Max Deauville : "Rien qu'un homme". Herwarth Walden : "Foi" (Glaube)
Willem Putman, 1925-11-07
Source
Willem Putman, Tooneel-groei (1921-1926): Indrukken over het na-oorlogsch tooneel-herleven in ons land. Brugge: Excelsior, 1927, pp. 185-190.
Items that may be related to this text • More...
- ◼◼◻◻◻ Willem Putman: Luc Hommel : "L'amou... 1925-01-09
- ◼◻◻◻◻ Willem Putman: René Benjamin : "Le... 1925
- ◼◻◻◻◻ Willem Putman: Marcel Achard : "Mal... 1925-11-07
- ◼◻◻◻◻ Willem Putman: Stève Passeur : "Un... 1925-12-05
- ◼◻◻◻◻ Willem Putman: Gustave Van Zype : "... 1925-10-24
De première van een nieuw Belgisch stuk, en de eerste opvoering in België van een eenakter van den Duitschen expressionist
"Rien qu'un homme" is geen meesterstuk, verre zij van daar.

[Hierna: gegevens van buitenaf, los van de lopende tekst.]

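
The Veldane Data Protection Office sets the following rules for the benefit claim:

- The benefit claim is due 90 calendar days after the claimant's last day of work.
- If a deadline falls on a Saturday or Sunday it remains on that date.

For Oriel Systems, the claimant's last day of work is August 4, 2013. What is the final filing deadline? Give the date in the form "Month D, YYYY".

November 2, 2013

Trigger date August 4, 2013 + 90 calendar days = November 2, 2013.
November 2, 2013 falls on a Saturday. The rules make no weekend/holiday allowance, so it remains November 2, 2013.
Deadline: November 2, 2013.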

Dat het echter iets meer verdient dan een misprijzend schouderophalen hoop ik uit de na te volgen beknopte samenvatting te laten blijken. Het is de gechiedenis van een man die liefhad, bedrogen werd, doodde en wordt gedood. Wij volgen dit verloop langs zeven tafereelen en de auteur -- zooals meer bij zulken tooneelbouw het geval is -- brengt ons vaak naast de lijn van het onderwerp, waar hij dan telkens een pittoreske afwijking zoekt om er bij stil te staan. Is dat een fout ? In elk geval ging in het hier besproken stuk de compositie ten slotte gelijken op een reeks anecdoten, waarvan het onderling verband niet altijd zeer stevig en zelfs niet altijd zeer duidelijk was. Ik wil die zeven tafereeltjes vertellen en onderwijl vooral belang geven aan de merkwaardige regie en mise en scène, waaraan trouwens geheel het succes dezer vertooning dient vastgeknoopt.
1.
Gevangenis. Traliën scheiden tooneel van publiek; op het fonddoek eene met krijt geteekende naakte vrouw, reden van alle misdrijven, oorzaak van alle ellende. De zijwanden zijn, het heele stuk door trouwens, donkere gordijnen. De man zit te midden van het tooneel; hij draagt een wit linnen kostuum waarop in groote cijfers een nummer staat. Zijn gelaat is verborgen achter een masker der onverschilligheid. Komt binnen de cipier, dragende in zijn hand twee groote sleutels, en den gevangene in vriendelijke bewoordingen het masker aanbiedende van het berouw -- omdat, zegt hij, zooiets altijd een goeden indruk maakt. De man in het gevang weigert echter dit masker en behoudt zijn onverschillige trekken. Hij zal den cipier vertellen waarom. Beiden nemen ze plaats op een houten blok en beginnen een kaartspelletje. De gevangene vertelt.
2.
Wat hij vertelt. Wij zien den man in de eenzaamheid van zijn armoedig huisje; door het venster van buiten gloort vredige rust binnen; een ster staat stil boven de wereld; het is een soort kerstnacht. De man ondergaat geduldig zijne verlatenheid. Een kwaadaardige buurvrouw komt hem treiterig vertellen dat zijn vrouw hem bedriegt. Hij jaagt ze, beleedigd, buiten en geeft troost aan een verlaten kindje dat komt aanbellen.
3.
Herberg. Karnaval. Een dronkaard valt binnen en praat er op los, geestige monoloog, met den baas der kroeg die mede met de toonbank op het achterdoek is geschilderd en natuurlijk steeds het antwoord schuldig blijft. In een hoekje zit "de man", met gebogen hoofd, en wacht. Ineens stoeit een karnavalstoet om het kroegje en de vrouw van "den man". Cérisette valt binnen met haar minnaar, die hier Escamillo heet. De dronkaard noemt dan plagend den man : "Don José". Deze schiet onmiddellijk recht, alsof hem nu eerst zijn roeping is klaar geworden, en ploft een dolk in den buik van Escamillo. De vrouw loopt weg; hij snelt ze met opgeheven dolk achterna; nog hooren wij een vreeseiijken schreeuw. De dronkaard struikelt over het gevallen lijk en merkt eerst nu, aan een streep purper, dat Escamillo "grand-cordon" is van de "légion d'honneur".
4.
Komt nu een scène die zeker tot het eigenaardigste behoort van wat hier als avant-garde tooneel vertoond werd.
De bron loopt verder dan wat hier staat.